Anisotropic Core-Shell Swift Heavy Ion Tracks in beta-Ga2O3

Swift heavy ion (SHI) irradiation generates nanoscale ion tracks through intense electronic excitation, yet the microscopic mechanisms governing their morphology and phase stability in low symmetry oxides remain poorly understood. Here, a multiscale atomistic simulation framework is used to investigate the formation and recovery of SHI-induced tracks in monoclinic $\beta$-Ga2O3 over a wide range of electronic energy losses (Se) and crystallographic orientations.
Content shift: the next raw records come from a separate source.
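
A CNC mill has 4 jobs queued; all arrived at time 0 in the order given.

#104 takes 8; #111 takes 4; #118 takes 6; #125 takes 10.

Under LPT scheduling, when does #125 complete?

LPT (decreasing processing time): #125 #104 #118 #111.
#125: 0→10

10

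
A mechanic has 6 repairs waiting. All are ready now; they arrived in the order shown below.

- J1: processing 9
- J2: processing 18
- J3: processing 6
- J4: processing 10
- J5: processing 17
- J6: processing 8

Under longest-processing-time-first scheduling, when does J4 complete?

LPT (decreasing processing time): J2 J5 J4 J1 J6 J3.
J2: 0→18
J5: 18→35
J4: 35→45

45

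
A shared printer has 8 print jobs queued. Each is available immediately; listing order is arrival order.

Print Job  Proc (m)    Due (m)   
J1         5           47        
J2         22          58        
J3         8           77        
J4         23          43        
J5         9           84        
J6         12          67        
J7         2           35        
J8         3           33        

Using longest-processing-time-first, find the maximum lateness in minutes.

LPT (decreasing processing time): J4 J2 J6 J5 J3 J1 J8 J7.
J4: 0→23, due 43, lateness -20
J2: 23→45, due 58, lateness -13
J6: 45→57, due 67, lateness -10
J5: 57→66, due 84, lateness -18
J3: 66→74, due 77, lateness -3
J1: 74→79, due 47, lateness 32
J8: 79→82, due 33, lateness 49
J7: 82→84, due 35, lateness 49
Maximum = 49.

49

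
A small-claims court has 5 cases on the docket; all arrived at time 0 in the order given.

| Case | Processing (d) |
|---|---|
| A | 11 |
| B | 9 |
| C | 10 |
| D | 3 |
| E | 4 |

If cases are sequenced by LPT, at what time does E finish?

34

LPT (decreasing processing time): A C B E D.
A: 0→11
C: 11→21
B: 21→30
E: 30→34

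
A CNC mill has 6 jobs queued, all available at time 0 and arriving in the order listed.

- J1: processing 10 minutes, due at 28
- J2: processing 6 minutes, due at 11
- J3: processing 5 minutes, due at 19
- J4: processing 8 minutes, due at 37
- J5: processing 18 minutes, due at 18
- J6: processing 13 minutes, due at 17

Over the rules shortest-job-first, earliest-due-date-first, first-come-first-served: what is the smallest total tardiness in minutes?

SPT (increasing processing time): J3 J2 J4 J1 J6 J5.
J3: 0→5, due 19, tardiness 0
J2: 5→11, due 11, tardiness 0
J4: 11→19, due 37, tardiness 0
J1: 19→29, due 28, tardiness 1
J6: 29→42, due 17, tardiness 25
J5: 42→60, due 18, tardiness 42
Sum = 0+0+0+1+25+42 = 68.
EDD (increasing due date): J2 J6 J5 J3 J1 J4.
J2: 0→6, due 11, tardiness 0
J6: 6→19, due 17, tardiness 2
J5: 19→37, due 18, tardiness 19
J3: 37→42, due 19, tardiness 23
J1: 42→52, due 28, tardiness 24
J4: 52→60, due 37, tardiness 23
Sum = 0+2+19+23+24+23 = 91.
FIFO (arrival order): J1 J2 J3 J4 J5 J6.
J1: 0→10, due 28, tardiness 0
J2: 10→16, due 11, tardiness 5
J3: 16→21, due 19, tardiness 2
J4: 21→29, due 37, tardiness 0
J5: 29→47, due 18, tardiness 29
J6: 47→60, due 17, tardiness 43
Sum = 0+5+2+0+29+43 = 79.
SPT 68, EDD 91, FIFO 79 → minimum 68.

68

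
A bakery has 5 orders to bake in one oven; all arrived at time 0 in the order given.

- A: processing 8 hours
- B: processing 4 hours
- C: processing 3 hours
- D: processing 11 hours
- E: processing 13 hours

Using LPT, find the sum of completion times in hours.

LPT (decreasing processing time): E D A B C.
E: 0→13
D: 13→24
A: 24→32
B: 32→36
C: 36→39
Sum = 13+24+32+36+39 = 144.

144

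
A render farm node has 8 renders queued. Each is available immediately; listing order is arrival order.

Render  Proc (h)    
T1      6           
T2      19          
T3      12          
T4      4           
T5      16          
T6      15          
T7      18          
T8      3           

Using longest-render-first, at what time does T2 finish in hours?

19

LPT (decreasing processing time): T2 T7 T5 T6 T3 T1 T4 T8.
T2: 0→19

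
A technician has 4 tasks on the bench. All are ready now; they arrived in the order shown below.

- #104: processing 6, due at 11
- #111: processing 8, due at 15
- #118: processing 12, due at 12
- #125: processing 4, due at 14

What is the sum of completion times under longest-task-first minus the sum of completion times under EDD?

12

LPT (decreasing processing time): #118 #111 #104 #125.
#118: 0→12
#111: 12→20
#104: 20→26
#125: 26→30
Sum = 12+20+26+30 = 88.
EDD (increasing due date): #104 #118 #125 #111.
#104: 0→6
#118: 6→18
#125: 18→22
#111: 22→30
Sum = 6+18+22+30 = 76.
Difference = 88 − 76 = 12.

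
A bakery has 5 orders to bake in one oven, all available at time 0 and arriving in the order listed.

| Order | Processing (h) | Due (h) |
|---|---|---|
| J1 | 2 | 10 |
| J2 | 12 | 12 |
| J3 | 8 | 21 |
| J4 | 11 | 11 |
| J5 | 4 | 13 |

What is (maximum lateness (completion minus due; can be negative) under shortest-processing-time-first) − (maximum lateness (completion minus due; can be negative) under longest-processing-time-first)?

-2

SPT (increasing processing time): J1 J5 J3 J4 J2.
J1: 0→2, due 10, lateness -8
J5: 2→6, due 13, lateness -7
J3: 6→14, due 21, lateness -7
J4: 14→25, due 11, lateness 14
J2: 25→37, due 12, lateness 25
Maximum = 25.
LPT (decreasing processing time): J2 J4 J3 J5 J1.
J2: 0→12, due 12, lateness 0
J4: 12→23, due 11, lateness 12
J3: 23→31, due 21, lateness 10
J5: 31→35, due 13, lateness 22
J1: 35→37, due 10, lateness 27
Maximum = 27.
Difference = 25 − 27 = -2.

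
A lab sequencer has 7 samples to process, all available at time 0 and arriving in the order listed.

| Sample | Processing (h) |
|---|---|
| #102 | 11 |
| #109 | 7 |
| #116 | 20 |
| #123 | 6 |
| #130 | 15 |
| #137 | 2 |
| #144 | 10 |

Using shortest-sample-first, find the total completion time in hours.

SPT (increasing processing time): #137 #123 #109 #144 #102 #130 #116.
#137: 0→2
#123: 2→8
#109: 8→15
#144: 15→25
#102: 25→36
#130: 36→51
#116: 51→71
Sum = 2+8+15+25+36+51+71 = 208.

208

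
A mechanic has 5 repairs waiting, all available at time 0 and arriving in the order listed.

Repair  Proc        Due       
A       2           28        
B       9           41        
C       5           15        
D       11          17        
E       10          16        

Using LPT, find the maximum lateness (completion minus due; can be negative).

LPT (decreasing processing time): D E B C A.
D: 0→11, due 17, lateness -6
E: 11→21, due 16, lateness 5
B: 21→30, due 41, lateness -11
C: 30→35, due 15, lateness 20
A: 35→37, due 28, lateness 9
Maximum = 20.

20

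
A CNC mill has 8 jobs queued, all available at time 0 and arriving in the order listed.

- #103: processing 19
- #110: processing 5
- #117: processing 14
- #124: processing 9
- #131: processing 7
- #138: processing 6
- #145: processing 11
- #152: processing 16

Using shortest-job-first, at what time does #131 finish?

18

SPT (increasing processing time): #110 #138 #131 #124 #145 #117 #152 #103.
#110: 0→5
#138: 5→11
#131: 11→18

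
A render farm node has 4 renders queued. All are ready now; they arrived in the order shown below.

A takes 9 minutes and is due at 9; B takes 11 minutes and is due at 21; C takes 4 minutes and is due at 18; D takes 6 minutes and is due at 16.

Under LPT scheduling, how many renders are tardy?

3

LPT (decreasing processing time): B A D C.
B: 0→11, due 21, tardiness 0
A: 11→20, due 9, tardiness 11
D: 20→26, due 16, tardiness 10
C: 26→30, due 18, tardiness 12
Late renders: 3.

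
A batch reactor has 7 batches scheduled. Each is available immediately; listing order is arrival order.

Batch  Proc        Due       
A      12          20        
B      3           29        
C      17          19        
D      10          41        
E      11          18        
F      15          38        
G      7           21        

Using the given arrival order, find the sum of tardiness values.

133

FIFO (arrival order): A B C D E F G.
A: 0→12, due 20, tardiness 0
B: 12→15, due 29, tardiness 0
C: 15→32, due 19, tardiness 13
D: 32→42, due 41, tardiness 1
E: 42→53, due 18, tardiness 35
F: 53→68, due 38, tardiness 30
G: 68→75, due 21, tardiness 54
Sum = 0+0+13+1+35+30+54 = 133.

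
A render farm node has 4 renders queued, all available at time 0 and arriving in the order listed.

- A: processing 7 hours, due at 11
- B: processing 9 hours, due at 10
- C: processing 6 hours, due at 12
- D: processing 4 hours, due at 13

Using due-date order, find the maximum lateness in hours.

EDD (increasing due date): B A C D.
B: 0→9, due 10, lateness -1
A: 9→16, due 11, lateness 5
C: 16→22, due 12, lateness 10
D: 22→26, due 13, lateness 13
Maximum = 13.

13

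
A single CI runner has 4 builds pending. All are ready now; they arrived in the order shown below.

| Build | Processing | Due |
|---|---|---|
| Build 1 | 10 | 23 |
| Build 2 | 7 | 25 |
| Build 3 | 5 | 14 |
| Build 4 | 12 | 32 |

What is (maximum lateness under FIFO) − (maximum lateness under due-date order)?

FIFO (arrival order): Build 1 Build 2 Build 3 Build 4.
Build 1: 0→10, due 23, lateness -13
Build 2: 10→17, due 25, lateness -8
Build 3: 17→22, due 14, lateness 8
Build 4: 22→34, due 32, lateness 2
Maximum = 8.
EDD (increasing due date): Build 3 Build 1 Build 2 Build 4.
Build 3: 0→5, due 14, lateness -9
Build 1: 5→15, due 23, lateness -8
Build 2: 15→22, due 25, lateness -3
Build 4: 22→34, due 32, lateness 2
Maximum = 2.
Difference = 8 − 2 = 6.

6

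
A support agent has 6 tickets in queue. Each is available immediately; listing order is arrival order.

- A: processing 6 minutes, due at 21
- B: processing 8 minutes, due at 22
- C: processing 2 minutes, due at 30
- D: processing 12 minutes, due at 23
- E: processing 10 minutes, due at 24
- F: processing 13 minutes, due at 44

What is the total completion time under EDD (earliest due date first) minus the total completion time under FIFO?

18

EDD (increasing due date): A B D E C F.
A: 0→6
B: 6→14
D: 14→26
E: 26→36
C: 36→38
F: 38→51
Sum = 6+14+26+36+38+51 = 171.
FIFO (arrival order): A B C D E F.
A: 0→6
B: 6→14
C: 14→16
D: 16→28
E: 28→38
F: 38→51
Sum = 6+14+16+28+38+51 = 153.
Difference = 171 − 153 = 18.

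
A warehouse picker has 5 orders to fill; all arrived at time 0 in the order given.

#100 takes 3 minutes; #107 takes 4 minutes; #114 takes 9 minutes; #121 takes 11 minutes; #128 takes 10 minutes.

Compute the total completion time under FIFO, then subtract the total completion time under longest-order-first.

-43

FIFO (arrival order): #100 #107 #114 #121 #128.
#100: 0→3
#107: 3→7
#114: 7→16
#121: 16→27
#128: 27→37
Sum = 3+7+16+27+37 = 90.
LPT (decreasing processing time): #121 #128 #114 #107 #100.
#121: 0→11
#128: 11→21
#114: 21→30
#107: 30→34
#100: 34→37
Sum = 11+21+30+34+37 = 133.
Difference = 90 − 133 = -43.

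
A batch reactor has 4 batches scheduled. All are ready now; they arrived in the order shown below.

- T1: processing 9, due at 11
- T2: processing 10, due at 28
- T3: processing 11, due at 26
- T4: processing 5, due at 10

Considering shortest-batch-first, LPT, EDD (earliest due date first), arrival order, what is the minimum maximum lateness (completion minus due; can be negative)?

SPT (increasing processing time): T4 T1 T2 T3.
T4: 0→5, due 10, lateness -5
T1: 5→14, due 11, lateness 3
T2: 14→24, due 28, lateness -4
T3: 24→35, due 26, lateness 9
Maximum = 9.
LPT (decreasing processing time): T3 T2 T1 T4.
T3: 0→11, due 26, lateness -15
T2: 11→21, due 28, lateness -7
T1: 21→30, due 11, lateness 19
T4: 30→35, due 10, lateness 25
Maximum = 25.
EDD (increasing due date): T4 T1 T3 T2.
T4: 0→5, due 10, lateness -5
T1: 5→14, due 11, lateness 3
T3: 14→25, due 26, lateness -1
T2: 25→35, due 28, lateness 7
Maximum = 7.
FIFO (arrival order): T1 T2 T3 T4.
T1: 0→9, due 11, lateness -2
T2: 9→19, due 28, lateness -9
T3: 19→30, due 26, lateness 4
T4: 30→35, due 10, lateness 25
Maximum = 25.
SPT 9, LPT 25, EDD 7, FIFO 25 → minimum 7.

7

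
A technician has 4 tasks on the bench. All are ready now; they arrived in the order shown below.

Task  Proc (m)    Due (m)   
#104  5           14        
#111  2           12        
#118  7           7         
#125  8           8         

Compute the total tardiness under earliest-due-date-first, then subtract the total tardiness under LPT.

EDD (increasing due date): #118 #125 #111 #104.
#118: 0→7, due 7, tardiness 0
#125: 7→15, due 8, tardiness 7
#111: 15→17, due 12, tardiness 5
#104: 17→22, due 14, tardiness 8
Sum = 0+7+5+8 = 20.
LPT (decreasing processing time): #125 #118 #104 #111.
#125: 0→8, due 8, tardiness 0
#118: 8→15, due 7, tardiness 8
#104: 15→20, due 14, tardiness 6
#111: 20→22, due 12, tardiness 10
Sum = 0+8+6+10 = 24.
Difference = 20 − 24 = -4.

-4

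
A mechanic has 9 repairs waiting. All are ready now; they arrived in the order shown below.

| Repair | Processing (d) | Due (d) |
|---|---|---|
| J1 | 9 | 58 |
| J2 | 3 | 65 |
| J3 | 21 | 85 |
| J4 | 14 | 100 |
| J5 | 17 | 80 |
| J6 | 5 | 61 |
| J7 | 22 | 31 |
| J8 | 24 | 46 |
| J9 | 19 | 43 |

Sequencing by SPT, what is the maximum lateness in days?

SPT (increasing processing time): J2 J6 J1 J4 J5 J9 J3 J7 J8.
J2: 0→3, due 65, lateness -62
J6: 3→8, due 61, lateness -53
J1: 8→17, due 58, lateness -41
J4: 17→31, due 100, lateness -69
J5: 31→48, due 80, lateness -32
J9: 48→67, due 43, lateness 24
J3: 67→88, due 85, lateness 3
J7: 88→110, due 31, lateness 79
J8: 110→134, due 46, lateness 88
Maximum = 88.

88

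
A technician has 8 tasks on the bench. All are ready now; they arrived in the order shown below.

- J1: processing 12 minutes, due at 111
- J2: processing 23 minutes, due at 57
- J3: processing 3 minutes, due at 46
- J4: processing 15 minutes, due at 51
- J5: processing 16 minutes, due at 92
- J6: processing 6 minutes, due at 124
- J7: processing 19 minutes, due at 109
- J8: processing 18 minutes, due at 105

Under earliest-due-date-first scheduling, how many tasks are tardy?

EDD (increasing due date): J3 J4 J2 J5 J8 J7 J1 J6.
J3: 0→3, due 46, tardiness 0
J4: 3→18, due 51, tardiness 0
J2: 18→41, due 57, tardiness 0
J5: 41→57, due 92, tardiness 0
J8: 57→75, due 105, tardiness 0
J7: 75→94, due 109, tardiness 0
J1: 94→106, due 111, tardiness 0
J6: 106→112, due 124, tardiness 0
Late tasks: 0.

0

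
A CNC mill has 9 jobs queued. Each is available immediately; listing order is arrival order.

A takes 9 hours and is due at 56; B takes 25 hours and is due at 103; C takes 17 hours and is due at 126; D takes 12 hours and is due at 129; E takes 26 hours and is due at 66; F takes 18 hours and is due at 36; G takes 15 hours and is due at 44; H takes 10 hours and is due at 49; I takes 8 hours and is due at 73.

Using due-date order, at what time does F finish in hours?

18

EDD (increasing due date): F G H A E I B C D.
F: 0→18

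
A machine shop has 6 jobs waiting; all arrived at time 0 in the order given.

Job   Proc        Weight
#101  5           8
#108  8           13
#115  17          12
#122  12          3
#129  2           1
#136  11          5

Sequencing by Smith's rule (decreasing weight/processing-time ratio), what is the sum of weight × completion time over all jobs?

WSPT (decreasing weight/processing-time ratio): #108 #101 #115 #129 #136 #122.
#108: finishes 8, weight 13, w·C = 104
#101: finishes 13, weight 8, w·C = 104
#115: finishes 30, weight 12, w·C = 360
#129: finishes 32, weight 1, w·C = 32
#136: finishes 43, weight 5, w·C = 215
#122: finishes 55, weight 3, w·C = 165
Sum = 104+104+360+32+215+165 = 980.

980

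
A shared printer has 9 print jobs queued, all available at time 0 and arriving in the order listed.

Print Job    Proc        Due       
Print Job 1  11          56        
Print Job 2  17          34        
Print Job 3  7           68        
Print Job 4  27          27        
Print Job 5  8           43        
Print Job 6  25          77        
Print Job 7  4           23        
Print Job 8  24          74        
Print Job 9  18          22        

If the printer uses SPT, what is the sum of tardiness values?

SPT (increasing processing time): Print Job 7 Print Job 3 Print Job 5 Print Job 1 Print Job 2 Print Job 9 Print Job 8 Print Job 6 Print Job 4.
Print Job 7: 0→4, due 23, tardiness 0
Print Job 3: 4→11, due 68, tardiness 0
Print Job 5: 11→19, due 43, tardiness 0
Print Job 1: 19→30, due 56, tardiness 0
Print Job 2: 30→47, due 34, tardiness 13
Print Job 9: 47→65, due 22, tardiness 43
Print Job 8: 65→89, due 74, tardiness 15
Print Job 6: 89→114, due 77, tardiness 37
Print Job 4: 114→141, due 27, tardiness 114
Sum = 0+0+0+0+13+43+15+37+114 = 222.

222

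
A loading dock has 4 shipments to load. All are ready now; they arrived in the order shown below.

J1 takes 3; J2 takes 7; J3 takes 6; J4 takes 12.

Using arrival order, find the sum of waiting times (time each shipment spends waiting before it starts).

29

FIFO (arrival order): J1 J2 J3 J4.
J1: waits 0, runs 0→3
J2: waits 3, runs 3→10
J3: waits 10, runs 10→16
J4: waits 16, runs 16→28
Sum = 0+3+10+16 = 29.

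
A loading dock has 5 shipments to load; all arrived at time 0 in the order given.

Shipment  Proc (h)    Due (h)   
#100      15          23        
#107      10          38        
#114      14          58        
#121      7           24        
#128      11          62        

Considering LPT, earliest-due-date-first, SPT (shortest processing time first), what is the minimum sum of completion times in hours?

151

LPT (decreasing processing time): #100 #114 #128 #107 #121.
#100: 0→15
#114: 15→29
#128: 29→40
#107: 40→50
#121: 50→57
Sum = 15+29+40+50+57 = 191.
EDD (increasing due date): #100 #121 #107 #114 #128.
#100: 0→15
#121: 15→22
#107: 22→32
#114: 32→46
#128: 46→57
Sum = 15+22+32+46+57 = 172.
SPT (increasing processing time): #121 #107 #128 #114 #100.
#121: 0→7
#107: 7→17
#128: 17→28
#114: 28→42
#100: 42→57
Sum = 7+17+28+42+57 = 151.
LPT 191, EDD 172, SPT 151 → minimum 151.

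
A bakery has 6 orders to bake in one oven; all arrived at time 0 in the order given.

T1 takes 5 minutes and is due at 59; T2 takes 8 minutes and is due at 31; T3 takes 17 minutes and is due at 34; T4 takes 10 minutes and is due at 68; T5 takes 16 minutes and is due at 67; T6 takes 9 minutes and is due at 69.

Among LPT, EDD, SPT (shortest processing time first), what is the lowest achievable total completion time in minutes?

LPT (decreasing processing time): T3 T5 T4 T6 T2 T1.
T3: 0→17
T5: 17→33
T4: 33→43
T6: 43→52
T2: 52→60
T1: 60→65
Sum = 17+33+43+52+60+65 = 270.
EDD (increasing due date): T2 T3 T1 T5 T4 T6.
T2: 0→8
T3: 8→25
T1: 25→30
T5: 30→46
T4: 46→56
T6: 56→65
Sum = 8+25+30+46+56+65 = 230.
SPT (increasing processing time): T1 T2 T6 T4 T5 T3.
T1: 0→5
T2: 5→13
T6: 13→22
T4: 22→32
T5: 32→48
T3: 48→65
Sum = 5+13+22+32+48+65 = 185.
LPT 270, EDD 230, SPT 185 → minimum 185.

185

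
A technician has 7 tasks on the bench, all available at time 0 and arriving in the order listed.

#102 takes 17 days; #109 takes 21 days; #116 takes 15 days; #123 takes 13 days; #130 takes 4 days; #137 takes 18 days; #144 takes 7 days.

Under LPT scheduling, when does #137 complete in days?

LPT (decreasing processing time): #109 #137 #102 #116 #123 #144 #130.
#109: 0→21
#137: 21→39

39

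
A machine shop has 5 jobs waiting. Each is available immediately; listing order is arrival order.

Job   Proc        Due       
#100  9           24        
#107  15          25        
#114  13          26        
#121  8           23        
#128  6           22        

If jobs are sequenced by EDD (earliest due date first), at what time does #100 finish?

EDD (increasing due date): #128 #121 #100 #107 #114.
#128: 0→6
#121: 6→14
#100: 14→23

23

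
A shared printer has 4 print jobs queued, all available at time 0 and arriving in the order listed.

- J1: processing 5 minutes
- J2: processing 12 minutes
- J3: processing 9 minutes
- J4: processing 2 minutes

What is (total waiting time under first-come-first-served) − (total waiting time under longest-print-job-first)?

FIFO (arrival order): J1 J2 J3 J4.
J1: waits 0, runs 0→5
J2: waits 5, runs 5→17
J3: waits 17, runs 17→26
J4: waits 26, runs 26→28
Sum = 0+5+17+26 = 48.
LPT (decreasing processing time): J2 J3 J1 J4.
J2: waits 0, runs 0→12
J3: waits 12, runs 12→21
J1: waits 21, runs 21→26
J4: waits 26, runs 26→28
Sum = 0+12+21+26 = 59.
Difference = 48 − 59 = -11.

-11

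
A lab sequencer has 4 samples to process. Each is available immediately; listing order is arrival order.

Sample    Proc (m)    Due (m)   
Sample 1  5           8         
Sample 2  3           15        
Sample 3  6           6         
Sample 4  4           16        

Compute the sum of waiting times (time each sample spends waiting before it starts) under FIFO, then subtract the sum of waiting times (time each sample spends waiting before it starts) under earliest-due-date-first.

FIFO (arrival order): Sample 1 Sample 2 Sample 3 Sample 4.
Sample 1: waits 0, runs 0→5
Sample 2: waits 5, runs 5→8
Sample 3: waits 8, runs 8→14
Sample 4: waits 14, runs 14→18
Sum = 0+5+8+14 = 27.
EDD (increasing due date): Sample 3 Sample 1 Sample 2 Sample 4.
Sample 3: waits 0, runs 0→6
Sample 1: waits 6, runs 6→11
Sample 2: waits 11, runs 11→14
Sample 4: waits 14, runs 14→18
Sum = 0+6+11+14 = 31.
Difference = 27 − 31 = -4.

-4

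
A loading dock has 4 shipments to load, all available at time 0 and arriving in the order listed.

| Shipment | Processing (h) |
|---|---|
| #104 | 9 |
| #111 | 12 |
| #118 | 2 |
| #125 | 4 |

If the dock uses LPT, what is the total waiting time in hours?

58

LPT (decreasing processing time): #111 #104 #125 #118.
#111: waits 0, runs 0→12
#104: waits 12, runs 12→21
#125: waits 21, runs 21→25
#118: waits 25, runs 25→27
Sum = 0+12+21+25 = 58.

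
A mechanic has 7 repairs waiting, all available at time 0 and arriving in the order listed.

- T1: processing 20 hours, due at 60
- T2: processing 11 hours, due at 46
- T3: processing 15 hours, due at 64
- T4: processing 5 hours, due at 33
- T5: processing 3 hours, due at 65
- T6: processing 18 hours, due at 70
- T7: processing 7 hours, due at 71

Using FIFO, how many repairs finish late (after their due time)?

3

FIFO (arrival order): T1 T2 T3 T4 T5 T6 T7.
T1: 0→20, due 60, tardiness 0
T2: 20→31, due 46, tardiness 0
T3: 31→46, due 64, tardiness 0
T4: 46→51, due 33, tardiness 18
T5: 51→54, due 65, tardiness 0
T6: 54→72, due 70, tardiness 2
T7: 72→79, due 71, tardiness 8
Late repairs: 3.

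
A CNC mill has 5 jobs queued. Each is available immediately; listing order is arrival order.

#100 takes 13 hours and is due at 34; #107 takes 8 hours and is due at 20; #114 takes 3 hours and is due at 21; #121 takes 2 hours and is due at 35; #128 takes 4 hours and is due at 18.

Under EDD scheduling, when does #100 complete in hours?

28

EDD (increasing due date): #128 #107 #114 #100 #121.
#128: 0→4
#107: 4→12
#114: 12→15
#100: 15→28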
A sequence of distinct structural responses is identified with increasing Se: (i) complete lattice recovery at low Se; (ii) recrystallization into a metastable $\gamma$-Ga2O3 phase at intermediate Se; and (iii) the formation of core-shell ion tracks at high Se, consisting of an amorphous core surrounded by a recrystallized $\gamma$-phase shell. Despite the essentially isotropic initial energy deposition, the final ion-track morphology exhibits pronounced crystallographic anisotropy, governed by orientation-dependent recovery dynamics. The superior recrystallization along the [010] direction is attributed to its exceptionally high elastic stiffness. Notably, SHI irradiation perpendicular to the (100) plane induces a more severe structural response at low Se ($\le$ 10 keV/nm), however, at higher Se, it yields a smaller residual ion track compared to the other orientations. The simulated ion-track sizes show excellent quantitative agreement with the available experimental measurements over a wide range of Se values. These findings establish a unified atomic-scale picture of core-shell track formation and anisotropic recovery in $\beta$-Ga2O3.